Der Oberste Gerichtshof hat durch den Senatspräsidenten Univ.-Prof. Dr. Bydlinski als Vorsitzenden sowie die Hofräte und die Hofrätin Mag. Wurzer, Mag. Dr. Wurdinger, Dr. Hofer-Zeni-Rennhofer und Dr. Parzmayr als weitere Richter in der Rechtssache der klagenden Partei J*****, vertreten durch Dr. Johannes Kirschner, Rechtsanwalt in Wels, gegen die beklagte Partei K*****, vertreten durch Dr. Widukind W. Nordmeyer und Dr. Thomas Kitzberger, Rechtsanwälte in Wels, wegen 30.600 EUR sA, über den Revisionsrekurs der klagenden Partei gegen den Beschluss des Oberlandesgerichts Linz als Rekursgericht vom 28. Oktober 2019, GZ 6 R 131/19f-16, mit dem der Beschluss des Landesgerichts Wels vom 13. September 2019, GZ 36 Cg 25/19g-11, abgeändert wurde, den

Beschluss

gefasst:

Spruch

Dem Revisionsrekurs wird nicht Folge gegeben.

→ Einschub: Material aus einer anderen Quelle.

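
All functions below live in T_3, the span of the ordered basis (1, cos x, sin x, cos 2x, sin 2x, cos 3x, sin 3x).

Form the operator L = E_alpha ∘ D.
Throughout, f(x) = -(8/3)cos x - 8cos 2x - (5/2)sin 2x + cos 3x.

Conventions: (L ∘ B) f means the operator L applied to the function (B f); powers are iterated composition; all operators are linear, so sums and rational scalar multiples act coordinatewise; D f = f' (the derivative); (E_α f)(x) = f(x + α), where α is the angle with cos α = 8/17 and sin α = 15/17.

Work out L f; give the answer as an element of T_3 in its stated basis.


the result is g(x) = (40/17)cos x + (64/51)sin x + (4645/289)cos 2x - (1376/289)sin 2x + (1485/4913)cos 3x + (14664/4913)sin 3x

D f = (8/3)sin x - 5cos 2x + 16sin 2x - 3sin 3x
E_alpha D f = (40/17)cos x + (64/51)sin x + (4645/289)cos 2x - (1376/289)sin 2x + (1485/4913)cos 3x + (14664/4913)sin 3x


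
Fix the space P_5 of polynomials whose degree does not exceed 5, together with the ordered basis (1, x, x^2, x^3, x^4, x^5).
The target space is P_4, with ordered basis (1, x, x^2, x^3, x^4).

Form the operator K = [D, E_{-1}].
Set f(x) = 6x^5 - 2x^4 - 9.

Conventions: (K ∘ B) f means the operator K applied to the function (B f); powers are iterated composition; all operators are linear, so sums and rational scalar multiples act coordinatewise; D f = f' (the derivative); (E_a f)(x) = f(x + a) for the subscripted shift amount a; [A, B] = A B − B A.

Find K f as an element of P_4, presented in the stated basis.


E_{-1} f = 6x^5 - 32x^4 + 68x^3 - 72x^2 + 38x - 17
D E_{-1} f = 30x^4 - 128x^3 + 204x^2 - 144x + 38
D f = 30x^4 - 8x^3
E_{-1} D f = 30x^4 - 128x^3 + 204x^2 - 144x + 38
[D, E_{-1}] f = 0

the image equals g(x) = 0


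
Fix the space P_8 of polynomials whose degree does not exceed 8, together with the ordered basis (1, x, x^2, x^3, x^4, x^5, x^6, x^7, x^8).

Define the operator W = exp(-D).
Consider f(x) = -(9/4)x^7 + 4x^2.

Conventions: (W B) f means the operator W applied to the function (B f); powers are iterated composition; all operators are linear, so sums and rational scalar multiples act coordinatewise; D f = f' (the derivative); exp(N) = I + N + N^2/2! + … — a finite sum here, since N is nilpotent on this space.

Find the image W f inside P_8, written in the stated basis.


g(x) = -(9/4)x^7 + (63/4)x^6 - (189/4)x^5 + (315/4)x^4 - (315/4)x^3 + (205/4)x^2 - (95/4)x + 25/4

order-1 term: (63/4)x^6 - 8x
order-2 term: -(189/4)x^5 + 4
order-3 term: (315/4)x^4
order-4 term: -(315/4)x^3
order-5 term: (189/4)x^2
order-6 term: -(63/4)x
order-7 term: 9/4
the series for exp(-D) f terminates at order 7
exp(-D) f = -(9/4)x^7 + (63/4)x^6 - (189/4)x^5 + (315/4)x^4 - (315/4)x^3 + (205/4)x^2 - (95/4)x + 25/4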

Die Entscheidung über die Kosten des Revisionsrekursverfahrens bleibt dem Erstgericht vorbehalten.

Text

Begründung:

Der Beklagte begehrte die Wiedereinsetzung in den vorigen Stand gegen die Versäumung der Frist zur Erhebung eines Einspruchs gegen den vom Erstgericht erlassenen Zahlungsbefehl sowie die Aufhebung der mangels wirksamer Zustellung zu Unrecht erteilten Vollstreckbarkeitsbestätigung.

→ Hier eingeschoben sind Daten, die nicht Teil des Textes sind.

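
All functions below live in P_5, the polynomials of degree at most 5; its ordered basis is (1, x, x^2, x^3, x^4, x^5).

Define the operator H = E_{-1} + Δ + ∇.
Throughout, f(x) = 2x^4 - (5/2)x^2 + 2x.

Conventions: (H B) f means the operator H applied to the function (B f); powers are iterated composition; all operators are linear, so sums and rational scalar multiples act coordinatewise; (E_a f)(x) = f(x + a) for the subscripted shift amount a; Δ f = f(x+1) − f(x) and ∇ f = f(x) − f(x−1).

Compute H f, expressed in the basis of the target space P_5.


the image equals g(x) = 2x^4 + 8x^3 + (19/2)x^2 + 5x + 3/2

E_{-1} f = 2x^4 - 8x^3 + (19/2)x^2 - x - 5/2
Δ f = 8x^3 + 12x^2 + 3x + 3/2
∇ f = 8x^3 - 12x^2 + 3x + 5/2
(E_{-1} + Δ + ∇) f = 2x^4 + 8x^3 + (19/2)x^2 + 5x + 3/2


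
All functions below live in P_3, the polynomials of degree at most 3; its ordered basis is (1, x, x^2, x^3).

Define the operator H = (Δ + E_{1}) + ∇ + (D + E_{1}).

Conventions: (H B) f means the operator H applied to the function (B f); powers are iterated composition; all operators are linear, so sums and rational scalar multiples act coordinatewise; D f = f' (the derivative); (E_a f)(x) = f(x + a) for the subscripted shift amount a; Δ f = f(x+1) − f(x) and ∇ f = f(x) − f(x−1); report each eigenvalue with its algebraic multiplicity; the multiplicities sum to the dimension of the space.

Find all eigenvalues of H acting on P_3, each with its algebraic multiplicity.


λ = 2 (multiplicity 4)

image of 1: 2
image of x: 2x + 5
image of x^2: 2x^2 + 10x + 2
image of x^3: 2x^3 + 15x^2 + 6x + 4
the matrix is upper triangular; its diagonal is (2, 2, 2, 2)
for a triangular matrix the eigenvalues are the diagonal entries, with algebraic multiplicity their repetition count


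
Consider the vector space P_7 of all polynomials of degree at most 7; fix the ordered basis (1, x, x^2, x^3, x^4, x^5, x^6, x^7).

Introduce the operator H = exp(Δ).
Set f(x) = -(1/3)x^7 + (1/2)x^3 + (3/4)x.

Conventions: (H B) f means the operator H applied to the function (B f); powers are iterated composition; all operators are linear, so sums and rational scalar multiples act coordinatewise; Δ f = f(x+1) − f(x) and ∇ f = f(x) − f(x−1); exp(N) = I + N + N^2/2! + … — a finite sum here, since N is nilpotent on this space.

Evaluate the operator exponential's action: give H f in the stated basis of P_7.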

Das Erstgericht wies den Wiedereinsetzungsantrag zurück, weil der Beklagte eine unwirksame Zustellung und daher keine Fristversäumnis behauptet habe. Den Antrag auf Aufhebung der Vollstreckbarkeitsbestätigung wies es ab, weil ihm der Nachweis einer unwirksamen Zustellung nicht gelungen sei.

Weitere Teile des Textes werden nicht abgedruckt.